I've been using Sibelius 6 for a while and am considering upgrading to Sibelius 7 (at very little expense). I would be grateful if anyone who has experience with this version could tell me what they think of it. How do the sound samples compare with 6 or earlier versions? Anything else you think I should particularly know about it?

Thanks in advance for your help,
Ed Bast


----------



## Vasks (Dec 9, 2013)

Ed, I upgraded from 6 to 8 a year ago. After listening to Sibelius 7 Sounds that's part of #8 (there is no Sibelius 8 Sounds), they also have Sibelius 6 Essential sounds. I prefer the 6 Essentials.


----------



## EdwardBast (Nov 25, 2013)

Vasks said:


> Ed, I upgraded from 6 to 8 a year ago. After listening to Sibelius 7 Sounds that's part of #8 (there is no Sibelius 8 Sounds), they also have Sibelius 6 Essential sounds. I prefer the 6 Essentials.


Thanks. That tells me what I'm in for.


----------



## Samuel Kristopher (Nov 4, 2015)

I really hate the strings in the Sib7 sounds.
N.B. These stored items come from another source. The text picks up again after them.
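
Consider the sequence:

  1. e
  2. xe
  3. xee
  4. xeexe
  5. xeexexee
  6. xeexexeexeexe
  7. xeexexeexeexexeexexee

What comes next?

From term 3 onward, concatenate the last term with the second-to-last: xe·e = xee, xee·xe = xeexe, …
So term 8 is xeexexeexeexexeexexee·xeexexeexeexe.

xeexexeexeexexeexexeexeexexeexeexe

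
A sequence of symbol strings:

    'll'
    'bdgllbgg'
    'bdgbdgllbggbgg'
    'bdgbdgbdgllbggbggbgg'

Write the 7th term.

s(k+1) = bdg·s(k)·bgg, so each term gains bdg as a prefix and bgg as a suffix.
From bdgbdgbdgllbggbggbgg, 3 further steps: bdgbdgbdgllbggbggbgg → bdgbdgbdgbdgllbggbggbggbgg → bdgbdgbdgbdgbdgllbggbggbggbggbgg → (answer).

bdgbdgbdgbdgbdgbdgllbggbggbggbggbggbgg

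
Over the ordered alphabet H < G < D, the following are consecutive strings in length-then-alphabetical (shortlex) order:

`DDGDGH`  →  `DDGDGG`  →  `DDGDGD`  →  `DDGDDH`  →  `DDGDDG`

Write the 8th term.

Continuing the enumeration 3 steps past DDGDDG: DDGDDG → DDGDDD → DDDHHH → (answer).

DDDHHG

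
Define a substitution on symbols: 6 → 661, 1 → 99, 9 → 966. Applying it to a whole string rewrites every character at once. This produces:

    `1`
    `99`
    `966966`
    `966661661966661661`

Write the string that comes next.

96666166166166199661661999666616616616619966166199

φ(966661661966661661) expands symbol-by-symbol to 966 661 661 661 661 99 661 661 99 966 661 661 661 661 99 661 661 99; joining the 18 pieces gives the next term.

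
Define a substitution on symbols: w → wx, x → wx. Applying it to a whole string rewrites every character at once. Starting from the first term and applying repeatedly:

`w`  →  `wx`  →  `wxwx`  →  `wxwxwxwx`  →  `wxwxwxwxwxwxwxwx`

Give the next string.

wxwxwxwxwxwxwxwxwxwxwxwxwxwxwxwx

Applying the rule to each of the 16 symbols of wxwxwxwxwxwxwxwx gives the pieces wx wx wx wx wx wx wx wx wx wx wx wx wx wx wx wx, which concatenate to the answer.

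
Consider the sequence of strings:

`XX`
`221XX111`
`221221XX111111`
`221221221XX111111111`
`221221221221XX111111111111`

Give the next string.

Every step adds 221 to the front and 111 to the end of the previous string.
Applying this once more to 221221221221XX111111111111:

221221221221221XX111111111111111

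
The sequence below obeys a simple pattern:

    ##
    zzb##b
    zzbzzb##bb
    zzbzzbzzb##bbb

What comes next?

zzbzzbzzbzzb##bbbb

Each term wraps the previous one in zzb on the left and b on the right.
One more step from zzbzzbzzb##bbb gives the answer.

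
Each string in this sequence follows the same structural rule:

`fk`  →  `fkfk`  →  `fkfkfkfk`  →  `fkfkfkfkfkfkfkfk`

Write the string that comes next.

Each string is two copies of the previous one concatenated.
Doubling fkfkfkfkfkfkfkfk:

fkfkfkfkfkfkfkfkfkfkfkfkfkfkfkfk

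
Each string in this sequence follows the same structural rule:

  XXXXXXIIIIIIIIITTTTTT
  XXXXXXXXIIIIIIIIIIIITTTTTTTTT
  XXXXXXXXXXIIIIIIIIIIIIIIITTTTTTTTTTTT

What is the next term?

Reading off run lengths: X runs 6, 8, 10; I runs 9, 12, 15; T runs 6, 9, 12 — each is linear in n, where the shown terms are n = 2, 3, 4.
At n = 5 the blocks have lengths 12, 18, 15.

XXXXXXXXXXXXIIIIIIIIIIIIIIIIIITTTTTTTTTTTTTTT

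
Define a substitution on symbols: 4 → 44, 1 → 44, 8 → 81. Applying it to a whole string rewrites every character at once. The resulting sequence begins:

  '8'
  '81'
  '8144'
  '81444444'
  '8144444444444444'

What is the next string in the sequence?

Rewriting the 16 symbols of 8144444444444444 one by one yields 81 44 44 44 44 44 44 44 44 44 44 44 44 44 44 44; concatenated:

81444444444444444444444444444444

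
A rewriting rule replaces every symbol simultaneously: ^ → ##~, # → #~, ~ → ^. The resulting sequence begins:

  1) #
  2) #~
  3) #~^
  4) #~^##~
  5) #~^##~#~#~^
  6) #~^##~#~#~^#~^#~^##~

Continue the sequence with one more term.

φ(#~^##~#~#~^#~^#~^##~) expands symbol-by-symbol to #~ ^ ##~ #~ #~ ^ #~ ^ #~ ^ ##~ #~ ^ ##~ #~ ^ ##~ #~ #~ ^; joining the 20 pieces gives the next term.

#~^##~#~#~^#~^#~^##~#~^##~#~^##~#~#~^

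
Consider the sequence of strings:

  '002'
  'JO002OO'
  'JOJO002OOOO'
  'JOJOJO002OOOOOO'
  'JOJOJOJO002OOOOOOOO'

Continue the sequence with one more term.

JOJOJOJOJO002OOOOOOOOOO

s(k+1) = JO·s(k)·OO, so each term gains JO as a prefix and OO as a suffix.
So the next term is JO·JOJOJOJO002OOOOOOOO·OO.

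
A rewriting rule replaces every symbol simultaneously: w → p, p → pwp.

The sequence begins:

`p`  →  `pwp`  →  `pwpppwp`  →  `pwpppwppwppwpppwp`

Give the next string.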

I can't remember how they sounded in 6, but in 7 they are very weak, very synth-sounding. I've actually started using the Synth String Ensemble sound patch for all string instruments, which doesn't sound completely realistic but at least the strings have a little bit of attack now. In any case, thanks to Vasks and Mark I'm looking at NotePerformer now, which I'm told is much better than Sib 

Some of the woodwinds in the Sib7 pack are not so bad, though.


----------



## Vasks (Dec 9, 2013)

I don't like the Oboe of NotePerformer. It's much better in Sib6


----------



## EdwardBast (Nov 25, 2013)

Vasks said:


> Ed, I upgraded from 6 to 8 a year ago. After listening to Sibelius 7 Sounds that's part of #8 (there is no Sibelius 8 Sounds), they also have Sibelius 6 Essential sounds. I prefer the 6 Essentials.


I just realized I might not have understood this ^ ^ ^. Did you mean Sibelius 6 Essentials are available in Sibelius 7 or in Sibelius 8?


----------



## Vasks (Dec 9, 2013)

EdwardBast said:


> I just realized I might not have understood this ^ ^ ^. Did you mean Sibelius 6 Essentials are available in Sibelius 7 or in Sibelius 8?


Both Sibelius 6 Essentials and Sibelius 7 Sounds are available in Sibelius 8. You can chose either for your sound configuration. I hope to master one day the method of creating my own configuration that uses some instruments from one sound set with others from a different. I know it can be done, I just have to find a step by step instruction as I'm not a tech geek.


----------